A problem with this method is that when shifting the pitch up or down the read pointer will either pass or be passed by the write pointer, respectively. This creates a discontinuity in the data and will be heard as a click or pop in the audio output. This discontinuity is inevitable in time domain pitch shifting. To solve this problem we added another read pointer offset from the first read pointer. We chose to offset this read pointer by 512 and increment it by the same value as the other read pointer. We then took the value at both read pointers and added them together to get our final output. This method meant that whenever there was a discontinuity at one read pointer, the other read pointer was offset by 512 addresses and was definitely not at a discontinuity. While this helped eliminate some of the artifacting caused by the discontinuities, it was not perfect, there were still some audible artifacts, but the sound was much better.

A more thorough approach to this would be to have some kind of intelligent crossfading function between the read pointers. We could choose to take the read pointer that was furthest away from the write pointer at first, and as the distance between one read pointer and the write pointer changed we could fade out to using the other read pointer. The "volume" of one read pointer could be a function of how far away it was from the write pointer. You would still need to be cautious about discontinuities in the transition between pointers, but this kind of algorithm could result in a better sound. We did not however implement this.

Pitch sifting waveform

First attempt at basic pitch shifting with a buffer

Post-Pitch-Shifted Datapath

After the data was pitch-shifted, we still had some high-frequency noise due to the discontinuities discussed above. Here we used Bruce Land's IIR filter from the course webpage to get a cleaner sound. We sign-extended our pitch-shifted output to 16 bits instead of 12 so that it was the right size for the filter, and then indicated the signal was valid with the pitch-shifter output-valid signal. This helped our audio quality significantly. The IIR filter was not a single cycle, however, our 50 MHz clock was much faster than our 16 kHz sampling rate, so it had plenty of time to finish and provide a valid audio output. We chose hard-coded coefficients to implement a low pass IIR filter with a cutoff of 4000 Hz so that there was plenty of room for the notes of our guitar to sound and not be cut off, while still eliminating the very high-frequency discontinuities from the pitch shifter.

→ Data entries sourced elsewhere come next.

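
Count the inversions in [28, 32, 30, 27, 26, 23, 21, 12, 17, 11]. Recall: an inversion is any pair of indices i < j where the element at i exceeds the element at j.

42 out-of-order pairs

Count, for each position, how many later elements it exceeds:
28: 7
32: 8
30: 7
27: 6
26: 5
23: 4
21: 3
12: 1
17: 1
11: 0
Sum: 7 + 8 + 7 + 6 + 5 + 4 + 3 + 1 + 1 + 0 = 42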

Finally, we added all 6 channels together to get a single audio output and used the DE1-SoC audio codec to send audio output to the speaker.


External Hardware Design

Guitar before and after

The guitar before (left) and after modification (right)

The hexaphonic guitar was built by using a standard six-string guitar (Harley Benton TE-20HH SBK) as a base and replacing the base electronics (the bridge pickup and control panel specifically). The critical modification made was replacing the bridge pickup, a standard "humbucker," with the hexaphonic "Nu Multi 6" from Cycfi Research. The standard control panel (a three-way switch for pickup selection, and two potentiometers for volume and tone control) was also replaced with digital control voltage equivalents from Cycfi. The standard 1/4" instrument jack was also replaced with a 19-pin LEMO connector.

guitar system

Modified guitar components

Our project also involves a circuit that is necessary to process the analog outputs from the guitar before sending it through the DE1-SoC. The circuit involves two sections: a low pass filter and a signal amplifier. We quickly found out that our signals were incredibly noisy, so much so that you could barely discern the actual guitar waveform from the noise. To try to mitigate this issue, we created a simple low pass filter with a cutoff frequency of 1.5kHz composed of a capacitor and resistor. This way we can accept the frequency range of the guitar and reject the high frequency noise that we were encountering. The second part of our circuit is the amplifier. The analog signals coming from the guitar are not within the optimal range for the ADC in the DE1-SoC, so we had to amplify them and apply a DC offset. We did this by using an LM386 Low Voltage Audio Power Amplifier. We also added a capacitor between the op-amp’s output and DE1-SoC’s input and a resistor between the op-amp’s input and ground. We did this as another method to potentially reduce the noise that we were experiencing. However, even with these hardware fixes, we could not identify, nor eliminate, the high-frequency noise we were experiencing.

Circuit

The offset and amplifier circuit with filters

Circuit diagram

Diagram of circuit repeated for each guitar channel

Software Design

The only functionality that the HPS was responsible for was to serve as a user interface (UI) to control the pitch channels for each string on the guitar. We utilized pthreads to be able to read inputs through the terminal provided by the user and process and write the inputs to respective memory-mapped addresses. We utilized 12 PIOs: one for pitch shift magnitude and another for pitch shift direction for each of the six guitar channels. The HPS UI asks the user for the number corresponding to the guitar string, pitch shift direction (up or down), and the magnitude of the pitch shift. The UI is designed such that the pitch can only be shifted up or down a full octave which is denoted by a shift input of 12.



Results and Conclusion

Overall, our system was very successful in its implementation and testing, achieving accurate pitch shifting in real-time across all six channels (strings) simultaneously. Each string can be simultaneously shifted by any interval within plus or minus a full octave, achieving a greater range of specific possible pitches than previously existing pedals. Our project thus serves as a successful proof of concept for both the specific intended application of alternate guitar tunings, as well as the more general concept of parallel string processing, providing musicians with a more adaptable and dynamic toolset that has great potential to impact the landscape of both live performance and studio recording. Although the system functions accurately as intended, there are still many opportunities for further improvements and extensions. The most obvious improvement that could be made is better signal integrity. Reducing noise further could be accomplished by adding additional shielding to the external hardware, especially by utilizing more shielded wires. Redesigning the amplifier circuit for greater headroom would remove the clipping observed in the input signal altogether. Additionally, it is important to note the dependence of our system on the guitar hardware from Cycfi Research, as standard electric guitars do not have hexaphonic outputs, which are necessary for the polyphonic use of our system. Beyond improvements to audio quality, the functionality of our system could be expanded in many ways, including the addition of any other guitar/audio effect from distortion to stereo panning.